Pétrole en Gaspésie : un géologue contre la fracturation
Le géologue Marc Durand juge «totalement impensable» de faire de la fracturation pour extraire le pétrole du sous-sol gaspésien, une méthode qui causerait «le même type de problèmes» que dans la plaine du Saint-Laurent.
M. Durand, un professeur retraité de l’Université du Québec à Montréal, a donné une vidéoconférence mercredi soir à Gaspé à l’invitation du groupe «Ensemble pour l’avenir durable du grand Gaspé», qui milite contre la fracturation.
Les fractures causées par l’injection de liquide à haute pression en profondeur peuvent atteindre des failles verticales, croit le géologue. Ces failles naturelles mèneraient le gaz vers la surface et la nappe phréatique. «Il n’y aura pas des failles dans chaque forage, mais quand il y en aura, ça créera un problème insoluble», dit-il.
M. Durand n’est pas rassuré quand l’industrie affirme qu’elle «n’ira pas forer là où il y a des failles.» «Quand on peut vraiment observer en profondeur, on découvre quatre ou cinq fois plus de failles que ce qui est visible en surface», rapporte-t-il.
La courte vie des «bouchons»
Le géologue s’inquiète de la courte durée de vie des ouvrages qui obturent les puits à la fin de l’exploitation. Il prévoit des fuites de gaz. «Après quelques décennies, le méthane retrouvera sa pleine pression alors que le « bouchon » sera devenu moins performant.»
Et le pétrole gaspésien?
Le pétrole est «moins mobile» que le gaz, et donc moins porté à remonter vers la surface que le gaz, affirme M. Durand. Toutefois, le pétrole est «presque toujours accompagné de gaz», ajoute-t-il. L’eau salée des profondeurs, trois fois plus salée que l’eau de mer, peut aussi cheminer vers la surface. «Ça condamnerait l’usage domestique des puits [d’eau potable].»

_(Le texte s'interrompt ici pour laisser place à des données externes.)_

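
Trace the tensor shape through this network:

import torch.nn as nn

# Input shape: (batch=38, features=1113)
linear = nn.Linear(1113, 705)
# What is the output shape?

Input shape: (38, 1113)
Output shape: (38, 705)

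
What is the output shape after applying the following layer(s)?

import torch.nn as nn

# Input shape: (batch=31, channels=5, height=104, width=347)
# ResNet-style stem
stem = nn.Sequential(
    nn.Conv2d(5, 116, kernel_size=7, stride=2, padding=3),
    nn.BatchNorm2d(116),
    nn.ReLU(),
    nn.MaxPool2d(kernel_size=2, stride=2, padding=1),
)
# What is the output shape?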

Le géologue a admis d’emblée qu’il n’était «pas un expert de la géologie gaspésienne». Il souhaite consulter les rapports de travaux de l’industrie, dont il déplore qu’ils demeurent confidentiels pendant trois ans.
Ambiance tendue
La vice-présidente de Pétrolia, Isabelle Proulx, était présente à la conférence. Des citoyens l’ont prise à partie lorsqu’elle a voulu commenter et poser des questions à M. Durand.
Un citoyen lui a demandé de se taire, arguant qu’elle avait «plein d’autres tribunes» pour se faire entendre. «Vous jouez avec les mots. On est tannés de se faire mentir en plein face», lui a lancé une citoyenne.
L’ambiance tendue laisse présager des discussions animées au Forum sur les hydrocarbures organisé par la Conférence régionale des élus Gaspésie-Îles-de-la-Madeleine, qui souhaite trouver un consensus sur la forme que prendra l’exploitation.
Pétrolia : «reculer» des zones sensibles
Mme Proulx a réitéré que Pétrolia «n’écarte pas» le recours à la fracturation, mais pense avoir trouvé le moyen de produire du pétrole à Haldimand sans cette méthode. «Le prochain forage va nous donner la réponse», dit-elle.
La vice-présidente a rappelé qu’un hydrogéologue de l’Institut national de recherche scientifique (INRS) étudie le sous-sol gaspésien à la demande de Pétrolia. «Si l’INRS nous dit qu’une zone est trop sensible, trop proche de failles, on va reculer de cette zone», promet Mme Proulx.
«Je vous invite à venir nous rencontrer», a dit Mme Proulx à M. Durand. La vice-présidente ne s’est toutefois pas engagée à lui fournir les rapports de travaux de Pétrolia.